For now, Virginia will remain among a trio of states — joining only Kentucky and Iowa — with a lifetime ban on voting rights for people convicted of a felony. On Wednesday, the Senate Committee on Privileges and Elections killed an attempt to allow Virginians who have been convicted of a felony to vote. Currently, the Virginia Constitution says felons cannot vote unless their civil rights have been restored by the governor or other authorities. Sen. Mamie Locke, D-Hampton, proposed a resolution — SJ 261 — to delete that passage from the state Constitution. On an 8-6 vote at the committee’s meeting on Wednesday, Locke’s proposed constitutional amendment was “passed by indefinitely,” meaning that it likely is dead for this legislative session. The vote was split down party lines on the 14-member committee, with all eight Republicans voting to kill the measure.
Besides SJ 261, the panel on Wednesday considered a similar proposal (SJ 262) by Sen. Louise Lucas, D-Portsmouth. The committee folded Lucas’ measure into Locke’s before killing the proposed amendment.

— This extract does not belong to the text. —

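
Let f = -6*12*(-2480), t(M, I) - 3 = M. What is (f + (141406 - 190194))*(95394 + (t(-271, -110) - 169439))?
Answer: -9643746636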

The resolutions proposed by Locke and Lucas sought to establish just four requirements to vote in Virginia: Voters would have to be U.S. citizens, be at least 18, live in the Commonwealth and be registered. The proposed amendment “removes from current constitutional qualifications to vote not having been convicted of a felony and not having been adjudicated to be mentally incompetent,” according to the Legislative Information System.